New Nomadic Architecture


Nomadic architecture was a forte of the Plains Indians.  Europe’s introduction to the iconic Plains Indian house type, the tipi, came in the Spring of 1541 when Francisco de Coronado followed squiggly lines scratched into the ground alongside what he assessed to be well-worn trails.  The lines in the ground were traces of portable architecture, drag marks from the tent poles being dragged by packs of dogs.  These conical tents were usually wrapped in tanned and sewn buffalo hides.  Some of the oldest archaeological traces of these structures are “tipi rings” or circles of rocks about 5 feet in diameter.  The rocks were used to hold down the hems of small hide-covered tents.  Over time tipi rings got bigger.  With the introduction of Spanish horses to the North American continent the tribes began streamlining old traditions to suit a new, more mobile, way of life.  Coronado initially estimated that packs of dogs would each carry loads of 30-50 pounds—after the Spaniards came, the scale of nomadic architecture could match the available horsepower.  Rather than go into detail about the ingenious design of the tipi (it surely is efficacious) I propose this historical example for us to consider in relation to potential contemporaneous advancements that could contribute to “nomadic” architecture or temporary shelters.


What has changed in technology or design that can contribute to more economical and streamlined nomadic architecture?  When is it most efficient to construct with fabric around a supporting structure like would be found near a basecamp?  Is it more practical to build folded cardboard structures like would be found at a music festival?  Should these structures (of any material) be coupled with an available local material like sod or brush in order to meet their insulation requirements?  What of building on Lunar or Martian habitats?  Weight is particularly important when the nomads in consideration are exploring space.  In this situation is it perhaps most efficient to build with a fabric and 3D print any necessary components on site?




Images courtesy of tipi caravantentKarTentlunar tent


One comment

  1. lucasewing

    I think, in some way, society never truly abandoned the ideals found in nomadic architecture. If you look at both the nomadic and “modern-day nomadic” (aka, the tent) you can see there is quite a resemblance in concept: a strong yet thin interior structure with some sort of covering/enclosure. In this way, all architecture resembles that notion, especially in skyscraper design (which is now stereotypically steel framing with glass enclosure).

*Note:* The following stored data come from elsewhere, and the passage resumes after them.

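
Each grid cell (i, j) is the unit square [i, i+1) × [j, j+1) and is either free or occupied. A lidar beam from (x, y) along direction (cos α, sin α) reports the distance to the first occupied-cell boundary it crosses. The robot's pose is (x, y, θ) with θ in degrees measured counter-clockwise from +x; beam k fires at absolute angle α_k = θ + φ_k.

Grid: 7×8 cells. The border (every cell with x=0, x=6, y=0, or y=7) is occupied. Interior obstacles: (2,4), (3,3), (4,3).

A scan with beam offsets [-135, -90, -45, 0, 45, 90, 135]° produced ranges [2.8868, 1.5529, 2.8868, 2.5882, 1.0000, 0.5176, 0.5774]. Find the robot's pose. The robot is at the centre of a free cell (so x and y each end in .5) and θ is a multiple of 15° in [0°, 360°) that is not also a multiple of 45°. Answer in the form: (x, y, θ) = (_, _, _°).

(x, y, θ) = (3.5, 1.5, 165°)

The pose lattice has 27·16 = 432 candidates. Test each by forward raycasting.
  (4.5, 4.5, 15°): beam 1 = 0.5774 ≠ 2.8868 ✗
  (2.5, 5.5, 285°): beam 1 = 1.7321 ≠ 2.8868 ✗
  (3.5, 4.5, 150°): beam 1 = 2.5882 ≠ 2.8868 ✗
  …
  (3.5, 1.5, 165°): r_1=2.8868, r_2=1.5529, r_3=2.8868, r_4=2.5882, r_5=1.0000, r_6=0.5176, r_7=0.5774 — all match ✓
No second candidate reproduces the full scan.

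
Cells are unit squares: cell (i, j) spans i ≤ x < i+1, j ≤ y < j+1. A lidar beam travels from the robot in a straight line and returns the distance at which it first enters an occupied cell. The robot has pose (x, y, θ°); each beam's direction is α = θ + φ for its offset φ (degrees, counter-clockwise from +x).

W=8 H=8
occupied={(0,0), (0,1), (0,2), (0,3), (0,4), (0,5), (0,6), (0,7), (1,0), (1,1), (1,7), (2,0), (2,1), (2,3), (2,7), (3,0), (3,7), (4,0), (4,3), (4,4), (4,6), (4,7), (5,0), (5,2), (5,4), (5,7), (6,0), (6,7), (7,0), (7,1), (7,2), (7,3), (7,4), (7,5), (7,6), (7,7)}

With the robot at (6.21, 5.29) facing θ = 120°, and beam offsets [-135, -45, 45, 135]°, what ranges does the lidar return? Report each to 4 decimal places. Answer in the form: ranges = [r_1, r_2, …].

beam 1: φ=-135°, α=345°
  dir = (cos 345°, sin 345°) = (0.9659, -0.2588); from cell (6,5)
  next x-line at t=0.8179, next y-line at t=1.1205; Δt_x=1.0353, Δt_y=3.8637
    x: enter (7,5) at t=0.8179 ← occupied
  → r_1 = 0.8179
beam 2: φ=-45°, α=75°
  dir = (cos 75°, sin 75°) = (0.2588, 0.9659); from cell (6,5)
  next x-line at t=3.0523, next y-line at t=0.7350; Δt_x=3.8637, Δt_y=1.0353
    y: enter (6,6) at t=0.7350
    y: enter (6,7) at t=1.7703 ← occupied
  → r_2 = 1.7703
beam 3: φ=45°, α=165°
  dir = (cos 165°, sin 165°) = (-0.9659, 0.2588); from cell (6,5)
  next x-line at t=0.2174, next y-line at t=2.7432; Δt_x=1.0353, Δt_y=3.8637
    x: enter (5,5) at t=0.2174
    x: enter (4,5) at t=1.2527
    x: enter (3,5) at t=2.2880
    y: enter (3,6) at t=2.7432
    x: enter (2,6) at t=3.3232
    x: enter (1,6) at t=4.3585
    x: enter (0,6) at t=5.3938 ← occupied
  → r_3 = 5.3938
beam 4: φ=135°, α=255°
  dir = (cos 255°, sin 255°) = (-0.2588, -0.9659); from cell (6,5)
  next x-line at t=0.8114, next y-line at t=0.3002; Δt_x=3.8637, Δt_y=1.0353
    y: enter (6,4) at t=0.3002
    x: enter (5,4) at t=0.8114 ← occupied
  → r_4 = 0.8114

ranges = [0.8179, 1.7703, 5.3938, 0.8114]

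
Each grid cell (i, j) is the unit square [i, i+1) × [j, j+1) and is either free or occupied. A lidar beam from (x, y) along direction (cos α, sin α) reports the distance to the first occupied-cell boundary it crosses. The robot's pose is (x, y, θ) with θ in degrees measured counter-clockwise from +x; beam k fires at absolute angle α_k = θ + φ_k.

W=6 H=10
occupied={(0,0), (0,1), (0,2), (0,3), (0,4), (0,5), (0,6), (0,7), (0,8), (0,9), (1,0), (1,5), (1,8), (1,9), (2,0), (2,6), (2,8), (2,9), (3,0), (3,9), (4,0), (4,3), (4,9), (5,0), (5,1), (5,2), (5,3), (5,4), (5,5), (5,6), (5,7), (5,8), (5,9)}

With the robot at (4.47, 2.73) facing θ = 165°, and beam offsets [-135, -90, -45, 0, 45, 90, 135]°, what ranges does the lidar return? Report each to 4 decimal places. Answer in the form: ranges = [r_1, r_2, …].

ranges = [0.5400, 0.2795, 0.3118, 3.5924, 3.4600, 1.7910, 1.0600]

beam 1: φ=-135°, α=30°
  d=(0.8660,0.5000)  start (4,2)  tX=0.6120 tY=0.5400  stride 1/|dx|=1.1547 1/|dy|=2.0000
    cross y-line → (4,3), t=0.5400 (wall)
  → r_1 = 0.5400
beam 2: φ=-90°, α=75°
  d=(0.2588,0.9659)  start (4,2)  tX=2.0478 tY=0.2795  stride 1/|dx|=3.8637 1/|dy|=1.0353
    cross y-line → (4,3), t=0.2795 (wall)
  → r_2 = 0.2795
beam 3: φ=-45°, α=120°
  d=(-0.5000,0.8660)  start (4,2)  tX=0.9400 tY=0.3118  stride 1/|dx|=2.0000 1/|dy|=1.1547
    cross y-line → (4,3), t=0.3118 (wall)
  → r_3 = 0.3118
beam 4: φ=0°, α=165°
  d=(-0.9659,0.2588)  start (4,2)  tX=0.4866 tY=1.0432  stride 1/|dx|=1.0353 1/|dy|=3.8637
    cross x-line → (3,2), t=0.4866
    cross y-line → (3,3), t=1.0432
    cross x-line → (2,3), t=1.5219
    cross x-line → (1,3), t=2.5571
    cross x-line → (0,3), t=3.5924 (wall)
  → r_4 = 3.5924
beam 5: φ=45°, α=210°
  d=(-0.8660,-0.5000)  start (4,2)  tX=0.5427 tY=1.4600  stride 1/|dx|=1.1547 1/|dy|=2.0000
    cross x-line → (3,2), t=0.5427
    cross y-line → (3,1), t=1.4600
    cross x-line → (2,1), t=1.6974
    cross x-line → (1,1), t=2.8521
    cross y-line → (1,0), t=3.4600 (wall)
  → r_5 = 3.4600
beam 6: φ=90°, α=255°
  d=(-0.2588,-0.9659)  start (4,2)  tX=1.8159 tY=0.7558  stride 1/|dx|=3.8637 1/|dy|=1.0353
    cross y-line → (4,1), t=0.7558
    cross y-line → (4,0), t=1.7910 (wall)
  → r_6 = 1.7910
beam 7: φ=135°, α=300°
  d=(0.5000,-0.8660)  start (4,2)  tX=1.0600 tY=0.8429  stride 1/|dx|=2.0000 1/|dy|=1.1547
    cross y-line → (4,1), t=0.8429
    cross x-line → (5,1), t=1.0600 (wall)
  → r_7 = 1.0600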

    I like your thoughts on applying this type of architecture into interplanetary travel, which is becoming much more possible as time goes on. I think that for that sake, the simpler the structure form is the better and more efficient it would be for such a untouched environment. I also agree that yes, 3D printing would be a useful tool to utilize in martian development, assuming you’re using materials on the planet and turning them into the structure/buildings. I think the outcome from that would be a combination of both nomadic and earthen architecture styles and development merged with modern-day (and futuristic) developments in 3D printing technologies.